For the coffee ice:
3 TBS sugar
2 cups warm strong coffee
(ever have left over coffee in the pot in the mornings? that's what I used)
For the chocolate syrup:
2/3 cup sugar
1/2 cup unsweetened cocoa powder
1 ounce milk chocolate, finely chopped (I used whole milk chocolate chips and just guessed at the amount)
1 1/2 tsp honey
1/2 tsp vanilla extract
For the frappes:
1 cup reduced fat milk
whipped cream, for topping, if desired
- Make the coffee ice: Stir the sugar into the coffee until dissolved, then let cool. Pour into an ice cube tray and freeze until solid, about 3 hours. (After mine are frozen I dump them into a ziploc bag - I always have coffee ready for a frappe!)

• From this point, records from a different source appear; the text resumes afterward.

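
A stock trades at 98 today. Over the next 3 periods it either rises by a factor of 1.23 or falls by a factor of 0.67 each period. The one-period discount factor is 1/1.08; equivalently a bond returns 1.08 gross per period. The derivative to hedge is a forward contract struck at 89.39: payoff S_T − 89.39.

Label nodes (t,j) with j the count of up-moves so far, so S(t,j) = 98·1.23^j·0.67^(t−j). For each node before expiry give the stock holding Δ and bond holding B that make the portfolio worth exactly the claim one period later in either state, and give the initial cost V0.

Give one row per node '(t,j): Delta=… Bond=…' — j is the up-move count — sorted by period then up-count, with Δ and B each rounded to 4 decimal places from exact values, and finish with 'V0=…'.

(0,0): Delta=1.0000 Bond=-70.9607
(1,0): Delta=1.0000 Bond=-76.6375
(1,1): Delta=1.0000 Bond=-76.6375
(2,0): Delta=1.0000 Bond=-82.7685
(2,1): Delta=1.0000 Bond=-82.7685
(2,2): Delta=1.0000 Bond=-82.7685
V0=27.0393

Under the risk-neutral measure, an up-move has probability p* = (R−d)/(u−d) = 0.7321 and values discount at R = 1.08.
Terminal payoffs: V(3,0)=-59.9152, V(3,1)=-35.2796, V(3,2)=9.9470, V(3,3)=92.9750
Node (2,0) S=43.9922: V=(p*·-35.2796+(1−p*)·-59.9152)/1.08=-38.7763; Δ=(-35.2796−-59.9152)/(54.1104−29.4748)=1.0000; B=V−Δ·S=-82.7685
Node (2,1) S=80.7618: V=(p*·9.9470+(1−p*)·-35.2796)/1.08=-2.0067; Δ=(9.9470−-35.2796)/(99.3370−54.1104)=1.0000; B=V−Δ·S=-82.7685
Node (2,2) S=148.2642: V=(p*·92.9750+(1−p*)·9.9470)/1.08=65.4957; Δ=(92.9750−9.9470)/(182.3650−99.3370)=1.0000; B=V−Δ·S=-82.7685
Node (1,0) S=65.6600: V=(p*·-2.0067+(1−p*)·-38.7763)/1.08=-10.9775; Δ=(-2.0067−-38.7763)/(80.7618−43.9922)=1.0000; B=V−Δ·S=-76.6375
Node (1,1) S=120.5400: V=(p*·65.4957+(1−p*)·-2.0067)/1.08=43.9025; Δ=(65.4957−-2.0067)/(148.2642−80.7618)=1.0000; B=V−Δ·S=-76.6375
Node (0,0) S=98.0000: V=(p*·43.9025+(1−p*)·-10.9775)/1.08=27.0393; Δ=(43.9025−-10.9775)/(120.5400−65.6600)=1.0000; B=V−Δ·S=-70.9607
The time-0 hedge costs 27.0393, which is the no-arbitrage price.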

- Make the chocolate syrup: Combine the sugar and cocoa powder in a saucepan and slowly whisk in 2/3 cup hot water. Bring to a simmer over medium heat, whisking, until the sugar dissolves, 3-5 minutes; do not boil. Remove from the heat and stir in the chocolate, honey and vanilla until smooth. Transfer to a bowl and refrigerate until cool. (I made the entire recipe and just kept in the fridge, pulling out only the little bit I needed to make one drink)
- Make the frappes: Puree 8 coffee ice cubes, 1/2 cup milk, 1/3-1/2 cup chocolate syrup and 1 cup plain ice in a blender until smooth. Pour into 2 glasses, then repeat to make 2 more drinks. Top with whipped cream and more chocolate syrup if you want. (I like mine plain!)